As described herein, we reviewed the body of evidence strongly suggesting that the ‘chemokine-chemokine receptor’ network plays several key roles in tumor survival, proliferation, metastasis, and immune escape, making it an attractive therapeutic target. Inhibition of the CXCL12/CXCR4 axis has demonstrated significant antineoplastic activity in animal models (Table 4). Because most preclinical studies have failed to demonstrate that CXCR4 inhibition can eliminate established metastases, CXCR4-blocking strategies might be effective, particularly for early-stage cancer.

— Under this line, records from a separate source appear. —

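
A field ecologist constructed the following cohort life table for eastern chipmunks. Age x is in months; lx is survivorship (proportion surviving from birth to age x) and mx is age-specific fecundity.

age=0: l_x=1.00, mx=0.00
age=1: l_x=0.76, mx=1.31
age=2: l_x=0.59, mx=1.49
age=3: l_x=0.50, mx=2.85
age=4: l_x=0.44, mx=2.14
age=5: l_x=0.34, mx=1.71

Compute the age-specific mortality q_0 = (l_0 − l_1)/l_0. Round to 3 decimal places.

0.240

q_0 = (l_0 − l_1) / l_0 = (1 − 0.76) / 1
     = 0.24 / 1 = 0.24 → 0.240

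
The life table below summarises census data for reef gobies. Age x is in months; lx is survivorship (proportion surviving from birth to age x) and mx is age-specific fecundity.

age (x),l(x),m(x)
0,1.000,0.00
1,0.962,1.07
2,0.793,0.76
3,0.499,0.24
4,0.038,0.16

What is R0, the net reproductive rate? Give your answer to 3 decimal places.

1.758

lx·mx by age: 0, 1.02934, 0.60268, 0.11976, 0.00608
R0 = Σ lx·mx = 1.75786 → 1.758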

The involvement of chemokines in signaling pathways already targeted by molecular therapies (eg, trastuzumab/HER-2, cetuximab/HER-1) may suggest an association of chemokine interference strategy in order to improve treatment efficacy.

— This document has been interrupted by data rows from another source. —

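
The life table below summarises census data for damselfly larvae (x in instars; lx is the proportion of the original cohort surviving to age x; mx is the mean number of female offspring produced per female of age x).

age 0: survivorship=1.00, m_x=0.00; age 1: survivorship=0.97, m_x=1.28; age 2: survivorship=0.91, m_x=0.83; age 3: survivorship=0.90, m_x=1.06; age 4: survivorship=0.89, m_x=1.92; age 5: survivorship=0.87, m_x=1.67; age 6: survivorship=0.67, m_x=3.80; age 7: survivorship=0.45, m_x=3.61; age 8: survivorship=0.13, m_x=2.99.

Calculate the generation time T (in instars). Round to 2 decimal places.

4.64

lx·mx: 0, 1.2416, 0.7553, 0.954, 1.7088, 1.4529, 2.546, 1.6245, 0.3887 → R0 = 10.6718
x·lx·mx: 0, 1.2416, 1.5106, 2.862, 6.8352, 7.2645, 15.276, 11.3715, 3.1096 → Σ = 49.471
T = 49.471 / 10.6718 = 4.635675… → 4.64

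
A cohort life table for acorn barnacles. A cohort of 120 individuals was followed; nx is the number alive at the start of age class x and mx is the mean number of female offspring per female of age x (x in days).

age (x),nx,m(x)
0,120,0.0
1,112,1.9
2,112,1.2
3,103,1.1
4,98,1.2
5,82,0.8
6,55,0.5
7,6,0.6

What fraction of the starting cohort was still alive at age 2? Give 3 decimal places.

l_2 = n_2/n_0 = 112/120 = 0.933333… → 0.933

0.933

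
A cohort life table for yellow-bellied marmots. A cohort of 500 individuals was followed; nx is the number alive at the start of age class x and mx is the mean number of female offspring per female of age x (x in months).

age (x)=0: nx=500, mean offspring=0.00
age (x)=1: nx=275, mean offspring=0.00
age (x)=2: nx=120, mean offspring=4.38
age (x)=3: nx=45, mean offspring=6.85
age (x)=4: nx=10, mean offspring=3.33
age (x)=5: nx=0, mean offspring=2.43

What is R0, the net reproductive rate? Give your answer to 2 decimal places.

lx = nx/n0 = nx/500: 1, 0.55, 0.24, 0.09, 0.02, 0
lx·mx by age: 0, 0, 1.0512, 0.6165, 0.0666, 0
R0 = Σ lx·mx = 1.7343 → 1.73

1.73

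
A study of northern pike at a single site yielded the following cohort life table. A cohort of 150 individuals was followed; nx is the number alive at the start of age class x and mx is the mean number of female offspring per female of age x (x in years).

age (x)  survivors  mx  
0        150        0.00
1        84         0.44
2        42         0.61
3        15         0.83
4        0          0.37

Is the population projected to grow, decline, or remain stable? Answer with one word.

declining

lx = nx/n0 = nx/150: 1, 0.56, 0.28, 0.1, 0
R0 = Σ lx·mx = 0 + 0.2464 + 0.1708 + 0.083 + 0 = 0.5002
R0 < 1, so the population is declining.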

Several reports have highlighted the potential of chemokines in cancer immunotherapy. Intratumoral administration of chemokines relies on the assumption that human tumors express tumor-rejection antigens and that specific T cells amenable to activation exist in the host repertoire.56 A general caveat concerning animal models relates to the use of subcutaneously established tumors, even though the skin is not the most common site of primary or metastatic human cancer. The skin has a complex network of immune cells100 absent in other sites (eg, liver, bone), so it is conceivable to tailor chemokine-based immunotherapy to the target tissue. A second general caveat is that murine tumors, unlike human tumors, often bear retroviral antigens that may be responsible for enhanced immune response.93 Cutaneous melanoma is a tempting target for intratumoral immunotherapy given its accessibility, antigenicity, and lack of effective treatment of recurrent disease. The availability of topical immune adjuvants (eg, imiquimod) used to activate tumor-infiltrating DCs further increases the appeal of such a strategy. Intratumoral chemokine administration to jump-start an immune response before excision of a primary tumor85 is also applicable to patients with common visceral cancers, who undergo invasive diagnostic procedures (eg, colonoscopy) before surgery. Finally, protumor, rather than antitumor, effects after intratumoral expression of the same chemokine (eg, CCL20), have been reported.84, 101

Advances in genomic sequencing will likely expand the number of tumor antigens suitable for patient vaccination. Chemokines have been extensively tested as carriers for induction of specific immunity against the idiotype of syngeneic murine B-cell tumors, in which the results compared favorably with those reported for other vaccine formulations.102 In a clinical perspective, the use of chemokines as vaccine carriers raises the concern that autoimmunity against chemokines may also be elicited,103 with unknown consequences. However, replacing native chemokines with viral chemokines in vaccines would reduce this risk, given the only partial sequence homology between human and viral chemokines.104 With regard to the use of chemokines as adjuvants, little is known of the effects of chemokine administration to humans.105

In conclusion, inhibition of tumor-cell survival and metastatic spread and manipulation of antitumor immune response by interfering with the chemokine-chemokine receptor network have been successful in animal models. Although this does not necessarily predict a positive outcome of clinical trials, testing of these strategies in selected patient populations is warranted.